Já no ano de 2009, no mês de novembro, o MST do Pará, durante a Jornada de Luta pela Reforma Agrária, ocupou o INCRA de Tucuruí para denunciar os conflitos agrários na região e pressionar os órgãos públicos para que fazendas, como a Piratininga, fossem desapropriadas para fins de reforma agrária. Segundo o movimento, as terras da Fazenda Piratininga eram, na verdade, da União e haviam sido griladas. Cerca de 220 trabalhadores e trabalhadoras participaram da ação.

Durante esse ato, o movimento também denunciou a situação conflituosa entre os posseiros e madeireiros, que desmatavam as áreas de reserva, ameaçavam e tentavam expulsar as famílias daquelas localidades.

Em 2010, no mês de maio, cerca de 1.300 famílias de diversas áreas ocuparam a sede do INCRA no município de Marabá, e a pauta de reivindicações não era muito diferente do ano anterior. As famílias do então Acampamento Salvador Allende denunciavam a violência por parte de madeireiros, e que nenhuma autoridade se manifestava para a resolução da problemática.

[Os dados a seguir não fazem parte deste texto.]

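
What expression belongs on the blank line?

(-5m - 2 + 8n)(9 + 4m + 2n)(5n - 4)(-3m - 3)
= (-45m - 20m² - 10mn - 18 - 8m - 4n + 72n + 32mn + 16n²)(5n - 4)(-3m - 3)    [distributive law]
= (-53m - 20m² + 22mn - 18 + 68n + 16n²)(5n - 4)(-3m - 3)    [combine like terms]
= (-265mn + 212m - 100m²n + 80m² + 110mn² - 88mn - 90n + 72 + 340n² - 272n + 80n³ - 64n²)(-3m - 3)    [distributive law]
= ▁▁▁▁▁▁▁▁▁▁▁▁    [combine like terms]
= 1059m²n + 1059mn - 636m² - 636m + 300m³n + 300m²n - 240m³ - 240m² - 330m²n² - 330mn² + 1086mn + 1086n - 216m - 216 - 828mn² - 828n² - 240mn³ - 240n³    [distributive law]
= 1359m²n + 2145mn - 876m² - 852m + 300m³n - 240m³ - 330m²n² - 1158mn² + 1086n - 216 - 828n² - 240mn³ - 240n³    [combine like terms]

Applying combine like terms to the line above:

(-353mn + 212m - 100m²n + 80m² + 110mn² - 362n + 72 + 276n² + 80n³)(-3m - 3)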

Em 2011, cerca de 50 famílias da ocupação na Fazenda Piratininga acamparam na Praça do Mogno, em Tucuruí, para reivindicar o assentamento na área. Nesse mesmo ano, as famílias sem-terra, acompanhadas pela Federação dos Trabalhadores na Agricultura Familiar (FETRAF/PA) e pelo MST, sofreram uma reintegração de posse. Todavia, após a saída das famílias, o INCRA começou a medição dos lotes. Algum tempo depois o acampamento se tornou Assentamento Salvador Allende.